There are pipeline risks that apply to KMDA's development story. Firstly, overall failure in the COVID-19 segment would be a blow to shareholders, as we have seen several overcorrections in stocks this year that have either pulled studies or failed on phase 2 clinical data. The market would likely view this in a negative light for KMDA also, especially considering the volatility with COVID-19 players, in the run for a vaccine or not. Furthermore, any disruption to Glassia sales over the next few years will see a lower than expected royalty yield from the TRK agreement. This would impact management's capital allocation, due to changes in the size and timing of the cash flows to be received. Better than expected Glassia sales will offset this point immediately, especially with a double-digit royalty on net sales over the next few years, on the high side. Investors must therefore consider competition in Glassia's operating segment to gain the most insight into extended revenues for KMDA over coming periods. Additional risks to investors lie on the charts, where further movement south in price will eat into returns, increasing downside risk and risk-adjusted return potential. Until recently, volatility to the downside has been high, thereby extending risks to investor's bottom line potential. In this view, should current trends continue, then current investors will see further downside in pricing risk, should recovery take longer than expected. Undoubtedly, we see a large uptick in price offsetting this point.
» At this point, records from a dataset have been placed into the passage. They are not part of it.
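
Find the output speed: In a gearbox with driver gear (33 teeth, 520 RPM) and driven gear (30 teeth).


Given: N1 = 33 teeth, w1 = 520 RPM, N2 = 30 teeth
Using N1*w1 = N2*w2
w2 = N1*w1 / N2
w2 = 33*520 / 30
w2 = 17160 / 30
w2 = 572 RPM

572 RPM


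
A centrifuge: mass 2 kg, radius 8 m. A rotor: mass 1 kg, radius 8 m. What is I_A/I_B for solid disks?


Given: M1=2 kg, R1=8 m, M2=1 kg, R2=8 m
For a disk: I = (1/2)*M*R^2, so I_A/I_B = (M1*R1^2)/(M2*R2^2)
M1*R1^2 = 2*64 = 128
M2*R2^2 = 1*64 = 64
I_A/I_B = 128/64 = 2

2


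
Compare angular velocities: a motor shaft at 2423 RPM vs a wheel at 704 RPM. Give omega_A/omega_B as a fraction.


Given: RPM_A = 2423, RPM_B = 704
omega = 2*pi*RPM/60, so omega_A/omega_B = RPM_A / RPM_B
omega_A/omega_B = 2423 / 704
omega_A/omega_B = 2423/704

2423/704


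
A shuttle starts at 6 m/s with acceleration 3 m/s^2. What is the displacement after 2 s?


Given: v0 = 6 m/s, a = 3 m/s^2, t = 2 s
Using s = v0*t + (1/2)*a*t^2
s = 6*2 + (1/2)*3*2^2
s = 12 + (1/2)*12
s = 12 + 6
s = 18

18 m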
Credit Summary and Conclusion

The market has punished KMDA recently with no meaningful explanation outside of pricing activity. Fundamentally, the company's outlook remains largely unchanged, although management will provide further insights with Q3 guidance around the corner. The company left the 2nd quarter well capitalised with around $100 million in cash on the balance sheet, with LT debt of just over $30 million. Interest expenses are well covered at over 89x coverage from EBITDA level earnings, whilst total debt/EBITDA is 0.21x. Long-term debt to total capital has remained stable over recent periods, most recently at 2.22x from the Q2 exit, whilst total debt to capital and debt to equity are at 2.97 and 3.06, respectively. KMDA's debt ratio has come down by around 40% YoY, and stands at 2.52 from Q2. On a short-term solvency basis, short-term obligations are covered 5.79x from liquid assets, and the company has adequate liquidity should inventory remain stagnant. Long-term debt to total assets has also come down by around 40% since 2019, at 2.52x, whilst their Altman z-score has gained points to 7.07 from Q2. Therefore, we see the company in good health, with reasonable strength on the balance sheet, and no meaningful drags or pulls on liquidity.
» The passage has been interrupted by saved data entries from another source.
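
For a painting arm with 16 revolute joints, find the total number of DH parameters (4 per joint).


Given: 16 joints, 4 DH parameters per joint (d, theta, a, alpha)
Total DH parameters = number_of_joints * 4
Total = 16 * 4
Total = 64

64


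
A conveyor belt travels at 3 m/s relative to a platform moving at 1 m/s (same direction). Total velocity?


Given: object velocity = 3 m/s, platform velocity = 1 m/s (same direction)
Using classical velocity addition: v_total = v_object + v_platform
v_total = 3 + 1
v_total = 4 m/s

4 m/s


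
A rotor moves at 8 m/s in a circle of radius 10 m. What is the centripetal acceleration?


Given: v = 8 m/s, r = 10 m
Using a_c = v^2 / r
a_c = 8^2 / 10
a_c = 64 / 10
a_c = 32/5 m/s^2

32/5 m/s^2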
A contrarian flavour to one's thinking would view a potential dislocation in KMDA's value and price. With prices continuing on the down, there may be further downside volatility over the coming weeks and months until shares find their range. Until then, we encourage investors to set up for entry, should the stock see momentum and a large uptick from the current level of long-term support. This would provide a compelling case for entry. Further, the market may be overlooking the value of the long-tailed asset returns that will surmount on the back of the deal with TRK. This must be factored into reasoning also. More news on these developments from Q3 earnings may be the upcoming catalyst to drive shares back north towards August highs. Until then, we eagerly await results from this quarter to provide additional coverage.

Disclosure: I/we have no positions in any stocks mentioned, but may initiate a long position in KMDA over the next 72 hours. I wrote this article myself, and it expresses my own opinions. I am not receiving compensation for it (other than from Seeking Alpha). I have no business relationship with any company whose stock is mentioned in this article.